Analysis of the rate, mass and energy fluxes of small-scale jetting in the Sun’s atmosphere supports the proposal that the ubiquitous, small-scale jetting activity driven by magnetic reconnection can account for essentially all of the mass and energy lost by the Sun to the solar wind. Essentially, the mass and energy escaping the Sun through the estimated number of jetlets per day is equal to the mass and energy the Sun loses daily to the solar wind.
“Like farmers might light tiny fires to keep entire fields of crops warm during the harsh winter, the Sun uses tiny reconnection events to keep the entire corona hot and accelerate the solar wind,” Raouafi said.
This breakthrough could have implications for scientists’ knowledge of the Sun and our solar system, as well as other solar systems, based on similar characteristics in their stellar wind. With this achievement, the Parker Solar Probe team is closing in on the mission’s primary science objective.
Parker Solar Probe was developed as part of NASA’s Living With a Star program to explore aspects of the Sun-Earth system that directly affect life and society. The Living With a Star program is managed by the agency’s Goddard Space Flight Center in Greenbelt, Maryland, for NASA’s Science Mission Directorate in Washington. APL designed, built, manages and operates the spacecraft.
Quick Facts:
- Parker Solar Probe has just recently completed its 14th of 24 planned close encounters with the Sun. The first of three final, closest encounters will take place on Dec. 24, 2024.

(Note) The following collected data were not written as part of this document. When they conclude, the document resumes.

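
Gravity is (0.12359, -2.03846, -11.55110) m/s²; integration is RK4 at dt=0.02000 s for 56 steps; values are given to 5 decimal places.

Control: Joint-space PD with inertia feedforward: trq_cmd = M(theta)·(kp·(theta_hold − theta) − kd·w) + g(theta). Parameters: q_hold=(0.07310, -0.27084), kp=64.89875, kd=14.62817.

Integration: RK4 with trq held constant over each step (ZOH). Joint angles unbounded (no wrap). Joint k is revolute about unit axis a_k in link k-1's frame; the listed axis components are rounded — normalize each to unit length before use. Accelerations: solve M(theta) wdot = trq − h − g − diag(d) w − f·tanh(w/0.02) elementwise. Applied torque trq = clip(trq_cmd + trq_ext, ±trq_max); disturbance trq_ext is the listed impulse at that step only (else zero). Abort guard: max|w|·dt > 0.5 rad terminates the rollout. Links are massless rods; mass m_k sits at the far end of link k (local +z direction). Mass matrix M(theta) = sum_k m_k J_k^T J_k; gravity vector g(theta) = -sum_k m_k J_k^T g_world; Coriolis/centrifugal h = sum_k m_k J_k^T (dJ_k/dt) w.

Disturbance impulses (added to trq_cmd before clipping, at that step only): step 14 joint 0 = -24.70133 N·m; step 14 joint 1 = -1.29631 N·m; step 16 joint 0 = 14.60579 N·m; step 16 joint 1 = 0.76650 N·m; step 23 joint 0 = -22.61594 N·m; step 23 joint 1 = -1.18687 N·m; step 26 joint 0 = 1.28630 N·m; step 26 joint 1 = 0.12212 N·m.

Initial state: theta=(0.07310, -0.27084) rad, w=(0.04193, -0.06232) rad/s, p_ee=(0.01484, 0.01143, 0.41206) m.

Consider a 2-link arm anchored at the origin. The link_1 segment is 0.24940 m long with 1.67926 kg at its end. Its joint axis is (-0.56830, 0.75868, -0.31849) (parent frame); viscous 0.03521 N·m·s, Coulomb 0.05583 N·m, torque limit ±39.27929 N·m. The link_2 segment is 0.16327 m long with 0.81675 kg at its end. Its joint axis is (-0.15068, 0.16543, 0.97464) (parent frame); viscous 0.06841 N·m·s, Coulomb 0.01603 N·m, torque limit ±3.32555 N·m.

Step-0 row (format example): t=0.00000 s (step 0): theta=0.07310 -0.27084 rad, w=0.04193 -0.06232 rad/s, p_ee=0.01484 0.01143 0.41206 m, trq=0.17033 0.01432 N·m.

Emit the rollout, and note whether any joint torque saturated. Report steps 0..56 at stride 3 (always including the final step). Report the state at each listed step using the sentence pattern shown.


t=0.06000 s (step 3): theta=0.07256 -0.23898 rad, w=0.15048 -2.97602 rad/s, p_ee=0.01571 0.01183 0.41206 m, trq=0.29241 0.03998 N·m.
t=0.12000 s (step 6): theta=0.06749 -0.17861 rad, w=0.17812 -5.03015 rad/s, p_ee=0.01603 0.01175 0.41211 m, trq=0.60440 0.06765 N·m.
t=0.18000 s (step 9): theta=0.05689 -0.09421 rad, w=0.19357 -6.73193 rad/s, p_ee=0.01524 0.01103 0.41222 m, trq=0.99364 0.09554 N·m.
t=0.24000 s (step 12): theta=0.04346 -0.00085 rad, w=0.27745 -8.49314 rad/s, p_ee=0.01365 0.01007 0.41232 m, trq=1.21943 0.11496 N·m.
t=0.30000 s (step 15): theta=0.01081 0.07359 rad, w=-1.82262 -9.70148 rad/s, p_ee=0.00531 0.00440 0.41260 m, trq=8.78779 0.51588 N·m.
t=0.36000 s (step 18): theta=-0.03594 0.11967 rad, w=0.90800 -10.46681 rad/s, p_ee=-0.00819 -0.00533 0.41252 m, trq=1.15847 0.11475 N·m.
t=0.42000 s (step 21): theta=-0.01220 0.14328 rad, w=0.98270 -10.46893 rad/s, p_ee=-0.00022 0.00093 0.41262 m, trq=0.35368 0.07486 N·m.
t=0.48000 s (step 24): theta=-0.00690 0.14839 rad, w=-1.13326 -9.82722 rad/s, p_ee=0.00156 0.00231 0.41261 m, trq=6.89940 0.40922 N·m.
t=0.54000 s (step 27): theta=-0.05749 0.17117 rad, w=0.43827 -10.30304 rad/s, p_ee=-0.01370 -0.00899 0.41227 m, trq=3.04606 0.20754 N·m.
t=0.60000 s (step 30): theta=-0.04553 0.17057 rad, w=0.94905 -10.28738 rad/s, p_ee=-0.01000 -0.00616 0.41243 m, trq=1.13981 0.11055 N·m.
t=0.66000 s (step 33): theta=-0.01616 0.17053 rad, w=1.05822 -10.10660 rad/s, p_ee=-0.00084 0.00078 0.41260 m, trq=0.10156 0.05858 N·m.
t=0.72000 s (step 36): theta=0.01463 0.17085 rad, w=1.00647 -10.00750 rad/s, p_ee=0.00885 0.00796 0.41243 m, trq=-0.44071 0.03286 N·m.
t=0.78000 s (step 39): theta=0.04063 0.17112 rad, w=0.90216 -9.94558 rad/s, p_ee=0.01708 0.01396 0.41201 m, trq=-0.70164 0.02143 N·m.
t=0.84000 s (step 42): theta=0.06034 0.17128 rad, w=0.79597 -9.90946 rad/s, p_ee=0.02334 0.01845 0.41152 m, trq=-0.81057 0.01741 N·m.
t=0.90000 s (step 45): theta=0.07441 0.17145 rad, w=0.72245 -10.05858 rad/s, p_ee=0.02783 0.02163 0.41109 m, trq=-0.86710 0.01694 N·m.
t=0.96000 s (step 48): theta=0.08431 0.17101 rad, w=0.66401 -10.13336 rad/s, p_ee=0.03097 0.02383 0.41074 m, trq=-0.88964 0.01726 N·m.
t=1.02000 s (step 51): theta=0.09095 0.17054 rad, w=0.61793 -10.15683 rad/s, p_ee=0.03308 0.02530 0.41049 m, trq=-0.88676 0.01820 N·m.
t=1.08000 s (step 54): theta=0.09517 0.17020 rad, w=0.58497 -10.16860 rad/s, p_ee=0.03443 0.02623 0.41032 m, trq=-0.87375 0.01935 N·m.
t=1.12000 s (step 56): theta=0.09703 0.17003 rad, w=0.56922 -10.17407 rad/s, p_ee=0.03501 0.02664 0.41025 m.
any joint saturated: no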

- Parker has broken several records since launch in August 2018, becoming the fastest human-made object several times over and the closest human-made object to the Sun. Its current records are 364,660 mph and 5.3 million miles from the Sun, but it will eventually reach speeds of 430,000 mph and be 3.9 million miles from the Sun during its last close encounters.
- Parker carries revolutionary technology developed at APL, including a heat shield using materials science developed for hypersonics and a revolutionary cooling system to keep the spacecraft from burning up in close proximity to the Sun.